Here's a healthy dinner idea for ya! And it's so simple and easy too.
I've written about my love for berbere before. It's a North African spice mix which has an amazing spicy flavour which we discovered when we were in Marseilles last year at this amazing little spice shop we found.
You can get it online or make your own blend, there are plenty of recipes online. If you're looking for something else to use it for then definitely give my berbere chicken a go, it is deeeeelicious!
Ingredients you need to make these berbere lentils with a poached egg:
- Olive Oil
- Onion
- Garlic
- Ginger
- Berbere Spice Mix
- Green Lentils
- Vegetable Stock
- Water
- Pasata
- Lemon
- Coriander
- Eggs
- Greek Yoghurt
Keep scrolling to get the full recipe for these berbere lentils...
So let's talk about these lentils. They're so super filling you don't need anything else, just lentils, I know, it's crazy!
It's exactly what you need if you're after healthy comfort food. Curl up on the sofa with a bowl of these spicy lentils topped with a poached egg and a scoop of yoghurt, doesn't that just sound perfect?
Make sure you don't miss all my other vegetarian recipes!

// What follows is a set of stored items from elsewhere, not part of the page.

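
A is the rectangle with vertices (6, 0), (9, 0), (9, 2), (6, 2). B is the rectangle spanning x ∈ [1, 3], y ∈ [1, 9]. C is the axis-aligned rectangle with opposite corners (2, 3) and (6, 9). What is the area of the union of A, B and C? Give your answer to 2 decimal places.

By inclusion–exclusion:
Individual areas: |A| = 6, |B| = 16, |C| = 24.
|A∩B| = 0 (no overlap).
|A∩C| = 0 (no overlap).
|B∩C|: x∈[2,3], y∈[3,9] → 1·6 = 6.
|A∩B∩C| = 0.
|A ∪ B ∪ C| = 46 − 6 + 0 = 40.00.

40.00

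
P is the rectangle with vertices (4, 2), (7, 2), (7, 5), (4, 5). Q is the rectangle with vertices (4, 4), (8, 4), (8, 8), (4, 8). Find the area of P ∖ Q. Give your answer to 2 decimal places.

6.00

|P∩Q|: x∈[4,7], y∈[4,5] → 3·1 = 3.
|P| = 9.
|P ∖ Q| = |P| − |P∩Q| = 9 − 3 = 6.00.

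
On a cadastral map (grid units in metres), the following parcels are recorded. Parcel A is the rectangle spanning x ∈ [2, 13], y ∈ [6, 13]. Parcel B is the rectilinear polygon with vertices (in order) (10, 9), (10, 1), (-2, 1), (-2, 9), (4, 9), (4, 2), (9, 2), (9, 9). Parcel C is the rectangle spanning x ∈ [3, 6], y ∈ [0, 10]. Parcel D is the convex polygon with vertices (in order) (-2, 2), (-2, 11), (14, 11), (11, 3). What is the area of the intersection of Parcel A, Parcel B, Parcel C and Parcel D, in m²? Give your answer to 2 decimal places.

3.00

The intersection is the polygon with vertices (4,6), (3,6), (3,9), (4,9).
By the shoelace formula its area is 3.00.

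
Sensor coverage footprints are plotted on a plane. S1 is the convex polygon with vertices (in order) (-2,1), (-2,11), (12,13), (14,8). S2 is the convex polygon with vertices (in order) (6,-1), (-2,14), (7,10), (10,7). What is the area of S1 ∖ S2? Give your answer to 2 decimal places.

69.15

|S1| = 117, |S1∩S2| = 47.8474.
|S1 ∖ S2| = |S1| − |S1∩S2| = 117 − 47.8474 = 69.15.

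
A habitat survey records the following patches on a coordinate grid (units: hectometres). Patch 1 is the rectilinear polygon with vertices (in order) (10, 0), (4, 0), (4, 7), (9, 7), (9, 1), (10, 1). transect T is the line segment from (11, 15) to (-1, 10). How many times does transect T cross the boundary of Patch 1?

0

The segment lies entirely outside Patch 1 and never meets its boundary.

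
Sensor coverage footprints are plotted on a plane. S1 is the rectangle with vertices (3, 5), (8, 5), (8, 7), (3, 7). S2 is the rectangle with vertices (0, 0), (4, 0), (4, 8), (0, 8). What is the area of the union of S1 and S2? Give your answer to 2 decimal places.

By inclusion–exclusion:
Individual areas: |S1| = 10, |S2| = 32.
|S1∩S2|: x∈[3,4], y∈[5,7] → 1·2 = 2.
|S1 ∪ S2| = 42 − 2 = 40.00.

40.00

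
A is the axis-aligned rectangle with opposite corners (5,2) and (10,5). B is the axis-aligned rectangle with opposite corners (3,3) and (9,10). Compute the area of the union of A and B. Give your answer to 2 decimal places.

49.00

By inclusion–exclusion:
Individual areas: |A| = 15, |B| = 42.
|A∩B|: x∈[5,9], y∈[3,5] → 4·2 = 8.
|A ∪ B| = 57 − 8 = 49.00.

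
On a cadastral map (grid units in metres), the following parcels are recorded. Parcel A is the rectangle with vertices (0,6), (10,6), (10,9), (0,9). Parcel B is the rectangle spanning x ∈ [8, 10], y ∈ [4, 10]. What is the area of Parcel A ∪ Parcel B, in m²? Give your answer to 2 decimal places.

36.00

By inclusion–exclusion:
Individual areas: |Parcel A| = 30, |Parcel B| = 12.
|Parcel A∩Parcel B|: x∈[8,10], y∈[6,9] → 2·3 = 6.
|Parcel A ∪ Parcel B| = 42 − 6 = 36.00.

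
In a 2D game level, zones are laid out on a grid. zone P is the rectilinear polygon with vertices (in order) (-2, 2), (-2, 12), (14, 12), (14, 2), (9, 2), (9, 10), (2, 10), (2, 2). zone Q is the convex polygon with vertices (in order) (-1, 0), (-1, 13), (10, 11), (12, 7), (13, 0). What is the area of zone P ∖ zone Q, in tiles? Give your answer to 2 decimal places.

36.96

|zone P| = 104, |zone P∩zone Q| = 67.0357.
|zone P ∖ zone Q| = |zone P| − |zone P∩zone Q| = 104 − 67.0357 = 36.96.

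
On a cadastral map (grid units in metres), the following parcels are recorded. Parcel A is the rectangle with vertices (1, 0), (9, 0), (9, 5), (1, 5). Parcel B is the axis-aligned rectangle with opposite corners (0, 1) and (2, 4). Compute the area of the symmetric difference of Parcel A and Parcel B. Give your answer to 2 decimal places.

40.00

|Parcel A∩Parcel B|: x∈[1,2], y∈[1,4] → 1·3 = 3.
|Parcel A △ Parcel B| = |Parcel A| + |Parcel B| − 2·|Parcel A∩Parcel B| = 40 + 6 − 6 = 40.00.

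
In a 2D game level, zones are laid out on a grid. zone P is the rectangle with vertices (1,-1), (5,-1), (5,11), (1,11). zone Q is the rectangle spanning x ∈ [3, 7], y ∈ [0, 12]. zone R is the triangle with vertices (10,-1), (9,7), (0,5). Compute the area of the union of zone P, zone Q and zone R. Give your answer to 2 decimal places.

By inclusion–exclusion:
Individual areas: |zone P| = 48, |zone Q| = 48, |zone R| = 37.
|zone P∩zone Q|: x∈[3,5], y∈[0,11] → 2·11 = 22.
|zone P∩zone R| = 9.8667.
|zone Q∩zone R| = 16.4444.
|zone P∩zone Q∩zone R| = 6.5778.
|zone P ∪ zone Q ∪ zone R| = 133 − 48.3111 + 6.5778 = 91.27.

91.27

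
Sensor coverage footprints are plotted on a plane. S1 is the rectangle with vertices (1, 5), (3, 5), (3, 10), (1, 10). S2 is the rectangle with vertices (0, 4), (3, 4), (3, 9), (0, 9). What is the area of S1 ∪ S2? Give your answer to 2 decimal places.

17.00

By inclusion–exclusion:
Individual areas: |S1| = 10, |S2| = 15.
|S1∩S2|: x∈[1,3], y∈[5,9] → 2·4 = 8.
|S1 ∪ S2| = 25 − 8 = 17.00.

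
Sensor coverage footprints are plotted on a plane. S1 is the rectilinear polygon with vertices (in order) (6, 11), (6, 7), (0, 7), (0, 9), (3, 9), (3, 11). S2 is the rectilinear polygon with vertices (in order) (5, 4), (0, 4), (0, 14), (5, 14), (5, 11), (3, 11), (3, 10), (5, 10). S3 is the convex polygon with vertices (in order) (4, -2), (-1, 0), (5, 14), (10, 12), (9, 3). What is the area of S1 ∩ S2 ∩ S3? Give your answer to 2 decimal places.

7.05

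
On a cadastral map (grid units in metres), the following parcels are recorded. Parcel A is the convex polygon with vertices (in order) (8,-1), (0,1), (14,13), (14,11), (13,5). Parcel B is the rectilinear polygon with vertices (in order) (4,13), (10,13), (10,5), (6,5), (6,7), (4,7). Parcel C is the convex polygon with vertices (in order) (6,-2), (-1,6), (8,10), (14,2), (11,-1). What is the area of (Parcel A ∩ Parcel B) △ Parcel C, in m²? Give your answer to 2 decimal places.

90.86

|Parcel A ∩ Parcel B| = 11.4286.
|(Parcel A ∩ Parcel B) ∩ Parcel C| = 10.2852.
|(Parcel A ∩ Parcel B) △ Parcel C| = 11.4286 + 100 − 20.5704 = 90.86.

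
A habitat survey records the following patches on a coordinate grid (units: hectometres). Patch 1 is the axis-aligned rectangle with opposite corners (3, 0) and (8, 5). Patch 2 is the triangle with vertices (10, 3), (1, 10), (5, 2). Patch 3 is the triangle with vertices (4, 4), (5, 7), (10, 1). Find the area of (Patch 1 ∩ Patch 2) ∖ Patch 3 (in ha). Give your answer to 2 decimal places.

3.71

|Patch 1 ∩ Patch 2| = 10.223.
|(Patch 1 ∩ Patch 2) ∩ Patch 3| = 6.5095.
|(Patch 1 ∩ Patch 2) ∖ Patch 3| = 10.223 − 6.5095 = 3.71.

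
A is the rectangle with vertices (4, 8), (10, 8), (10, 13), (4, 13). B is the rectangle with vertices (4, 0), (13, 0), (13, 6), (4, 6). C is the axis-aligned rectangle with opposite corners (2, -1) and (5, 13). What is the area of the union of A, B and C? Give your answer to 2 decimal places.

115.00

By inclusion–exclusion:
Individual areas: |A| = 30, |B| = 54, |C| = 42.
|A∩B| = 0 (no overlap).
|A∩C|: x∈[4,5], y∈[8,13] → 1·5 = 5.
|B∩C|: x∈[4,5], y∈[0,6] → 1·6 = 6.
|A∩B∩C| = 0.
|A ∪ B ∪ C| = 126 − 11 + 0 = 115.00.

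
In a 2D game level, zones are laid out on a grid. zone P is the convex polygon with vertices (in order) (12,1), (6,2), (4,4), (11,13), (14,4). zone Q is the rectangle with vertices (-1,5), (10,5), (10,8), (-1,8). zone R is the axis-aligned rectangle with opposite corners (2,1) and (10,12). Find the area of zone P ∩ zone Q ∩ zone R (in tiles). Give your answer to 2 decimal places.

The intersection is the polygon with vertices (10,8), (10,5), (4.778,5), (7.111,8).
By the shoelace formula its area is 12.17.

12.17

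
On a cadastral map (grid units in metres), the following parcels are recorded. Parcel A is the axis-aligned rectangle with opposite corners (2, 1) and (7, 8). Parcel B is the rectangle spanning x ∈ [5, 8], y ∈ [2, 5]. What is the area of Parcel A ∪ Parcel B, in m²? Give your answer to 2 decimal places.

38.00

By inclusion–exclusion:
Individual areas: |Parcel A| = 35, |Parcel B| = 9.
|Parcel A∩Parcel B|: x∈[5,7], y∈[2,5] → 2·3 = 6.
|Parcel A ∪ Parcel B| = 44 − 6 = 38.00.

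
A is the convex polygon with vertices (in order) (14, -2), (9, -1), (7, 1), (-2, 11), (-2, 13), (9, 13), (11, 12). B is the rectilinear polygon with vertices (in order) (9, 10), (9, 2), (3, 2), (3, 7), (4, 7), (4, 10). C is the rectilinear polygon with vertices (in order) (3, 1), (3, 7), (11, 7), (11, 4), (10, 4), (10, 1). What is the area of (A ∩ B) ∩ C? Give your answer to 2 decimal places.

24.66

The region (A ∩ B) ∩ C is the polygon with vertices (3,7), (4,7), (9,7), (9,2), (6.1,2), (3,5.444).
By the shoelace formula its area is 24.66.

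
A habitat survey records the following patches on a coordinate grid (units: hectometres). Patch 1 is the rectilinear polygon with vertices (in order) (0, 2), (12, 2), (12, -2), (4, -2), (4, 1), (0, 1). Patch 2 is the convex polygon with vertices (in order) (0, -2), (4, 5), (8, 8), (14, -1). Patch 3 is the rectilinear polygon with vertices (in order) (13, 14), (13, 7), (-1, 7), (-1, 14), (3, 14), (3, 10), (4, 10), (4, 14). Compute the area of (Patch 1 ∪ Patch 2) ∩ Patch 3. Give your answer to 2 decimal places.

1.00

The region (Patch 1 ∪ Patch 2) ∩ Patch 3 is the polygon with vertices (8,8), (8.667,7), (6.667,7).
By the shoelace formula its area is 1.00.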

Keep scrolling to get the recipe...
WONDERING WHAT TO DO WITH THE LEFTOVER INGREDIENTS YOU’VE GOT FROM MAKING THESE BERBERE LENTILS WITH A POACHED EGG?
If you’re anything like me then you’re always looking for ways to save money and avoid food waste so I want to make sure you’ve get plenty of ideas on how to use up any ingredients that are leftover from my recipes!
Berbere Chicken with Lime and Parsley Couscous
Roast Aubergine with Black Garlic, Israeli Couscous and Yoghurt
Recipe
Berbere Lentils with a Poached Egg
Ingredients
- 1 tablespoon Olive Oil
- 1 Onion chopped
- 2 cloves Garlic crushed
- 1 teaspoon Dried Ginger
- 3 tablespoon Berbere Spice Mix
- 200 g Green Lentils
- 500 ml Vegetable Stock
- 250 ml Water
- 120 ml Pasata
- ½ Lemon juiced
- Fresh Coriander to serve
- 4 Eggs poached to your liking
- Greek Yoghurt to serve
Instructions
- Heat the oil over a medium heat in a large stock pot and add the onion. Cook the onion for 5 minutes then add the garlic and cook for another minute.
- Add the berbere spice mix and ginger and stir to coat the onions. Tip in the lentils, stock and water. Bring to a boil and cook for 25 minutes until the lentils are tender.
- When the lentils are cooked pour in the pasata and lemon juice. Cook for 5 minutes then serve topped with fresh coriander, a poached egg and Greek yoghurt.
Tracy | Baking Mischief says
I've never used berbere before, but it sounds fabulous. And these lentils look so good. Definitely the perfect healthy dinner to curl up with!
Sarah says
What a perfect, filling and hearty breakfast for back to school...because, yes, I'm already planning meals for next month's crazy schedule!
Lisa | Garlic & Zest says
For me, you could put a poached egg on a plank of wood and I'd eat it -- much more so over these savory lentils, though! I've never heard of this spice mix you mentioned, so now I'm on the hunt!
Stephanie@ApplesforCJ says
Lentils are one of my favorites. Never thought of serving them with eggs. Such a great idea. Going try this soon.
Jagruti says
We love to use lentils in our cooking and this dish looks so good.